During Easy Credit Theater's performance for "Chrysalis Bridge" one of the audience members, a mid-twenties woman, basically joined in the performance. The performance was a three-hour work that went from absolutely stillness to an orgiastic frenzy. During the still portion, the woman approached the performers, who were completely wrapped in cellophane cocoons, and lightly massaged their bodies, as if attempting to awaken or resuscitate them. This was by far the most radical shift from viewer to participant.

In RE:positions (with Scott Pobiner) I had built a smaller version of a site in Tokyo - a narrow alley that opened onto a river and overlaid projections and soundtrack of various sounds and images from the area. It was an attempt to relocate qualities of the site into a gallery space 13 time zones away. In "peephole shadow sounds" (with Shubhra Raje) had made an installation in her neighboring office that questioned the role of the wall. She cut a portion of the wall out and attached a hinge and thereby making the wall a door. I latched onto this by attaching wires to the door that: one, acted as a counter weight to provide resistance to opening the door and two, triggered sound and video projections. However these actions could only be witnessed from the exterior. The interior reaction could only be viewed through the building's windows, through a peephole that looked into the room, or heard. Thus the installation was never activated by the viewer, but by a displaced event.

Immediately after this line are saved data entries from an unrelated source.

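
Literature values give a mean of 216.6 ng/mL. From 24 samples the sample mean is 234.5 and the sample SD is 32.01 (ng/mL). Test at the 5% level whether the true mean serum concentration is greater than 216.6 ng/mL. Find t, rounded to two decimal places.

H0: μ = 216.6; H1: μ > 216.6 (one-sample t-test, right-tailed).
t = (x̄ − μ₀)/(s/√n) = (234.5 − 216.6)/(32.01/√24) = 2.74
df = n − 1 = 23
p-value = P(T ≥ 2.74) ≈ 0.0058
Since p ≈ 0.0058 < α = 0.05, reject H0; the evidence is statistically significant.

2.74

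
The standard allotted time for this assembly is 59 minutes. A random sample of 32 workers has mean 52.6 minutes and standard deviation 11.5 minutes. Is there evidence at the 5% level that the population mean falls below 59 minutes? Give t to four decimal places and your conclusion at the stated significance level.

t = -3.1482; reject H0

H0: μ = 59; H1: μ < 59 (one-sample t-test, left-tailed).
t = (x̄ − μ₀)/(s/√n) = (52.6 − 59)/(11.5/√32) = -3.1482
df = n − 1 = 31
p-value = P(T ≤ -3.1482) ≈ 0.0018
Since p ≈ 0.0018 < α = 0.05, reject H0; the evidence is statistically significant.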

I think the effect is to recognize the increasing prosthetic nature of existence and that we can affect and are affected by remote actions, that there are displaced consequences, and that we are increasingly mediated, i.e. we use objects (prostheses) to cause immaterial/ephemeral actions.

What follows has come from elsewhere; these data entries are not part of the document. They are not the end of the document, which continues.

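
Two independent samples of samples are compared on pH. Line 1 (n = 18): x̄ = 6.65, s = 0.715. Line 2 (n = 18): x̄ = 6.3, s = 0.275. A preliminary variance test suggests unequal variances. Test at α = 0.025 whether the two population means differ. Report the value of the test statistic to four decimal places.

1.9384

Let group 1 = line 1, group 2 = line 2. H0: μ_1 = μ_2; H1: μ_1 ≠ μ_2 (Welch's two-sample t-test, two-sided).
t = (x̄_1 − x̄_2)/√(s_1²/n_1 + s_2²/n_2) = (6.65 − 6.3)/√(0.715²/18 + 0.275²/18) = 1.9384
Welch–Satterthwaite df ≈ 21.92
Two-sided p-value ≈ 0.066
Since p ≈ 0.066 > α = 0.025, fail to reject H0; the data do not provide sufficient evidence against H0.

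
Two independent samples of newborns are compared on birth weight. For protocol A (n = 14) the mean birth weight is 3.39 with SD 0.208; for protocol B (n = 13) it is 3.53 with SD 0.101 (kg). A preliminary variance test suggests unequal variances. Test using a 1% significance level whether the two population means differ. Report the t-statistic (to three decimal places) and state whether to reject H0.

Let group 1 = protocol A, group 2 = protocol B. H0: μ_1 = μ_2; H1: μ_1 ≠ μ_2 (Welch's two-sample t-test, two-sided).
t = (x̄_1 − x̄_2)/√(s_1²/n_1 + s_2²/n_2) = (3.39 − 3.53)/√(0.208²/14 + 0.101²/13) = -2.249
Welch–Satterthwaite df ≈ 19.11
Two-sided p-value ≈ 0.0365
Since p ≈ 0.0365 > α = 0.01, fail to reject H0; the evidence is not statistically significant.

t = -2.249; fail to reject H0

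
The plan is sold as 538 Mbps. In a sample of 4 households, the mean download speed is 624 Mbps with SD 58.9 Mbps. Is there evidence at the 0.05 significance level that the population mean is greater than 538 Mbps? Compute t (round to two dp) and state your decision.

H0: μ = 538; H1: μ > 538 (one-sample t-test, right-tailed).
t = (x̄ − μ₀)/(s/√n) = (624 − 538)/(58.9/√4) = 2.92
df = n − 1 = 3
p-value = P(T ≥ 2.92) ≈ 0.0307
Since p ≈ 0.0307 < α = 0.05, reject H0; the data support H1.

t = 2.92; reject H0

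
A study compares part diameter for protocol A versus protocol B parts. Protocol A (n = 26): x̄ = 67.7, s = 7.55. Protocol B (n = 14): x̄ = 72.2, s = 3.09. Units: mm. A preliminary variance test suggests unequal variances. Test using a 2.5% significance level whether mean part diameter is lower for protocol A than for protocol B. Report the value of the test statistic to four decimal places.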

Ultimately, the viewers' immersion or involvement with the work comes to whether one wants to engage the work and whether they are willing to make the "suspension of disbelief". So far this seems to be done more readily by people with strong visual associations and memories or by people unhindered with preconceived notions of appropriateness or reservations of interacting with art in space, like the child or young woman.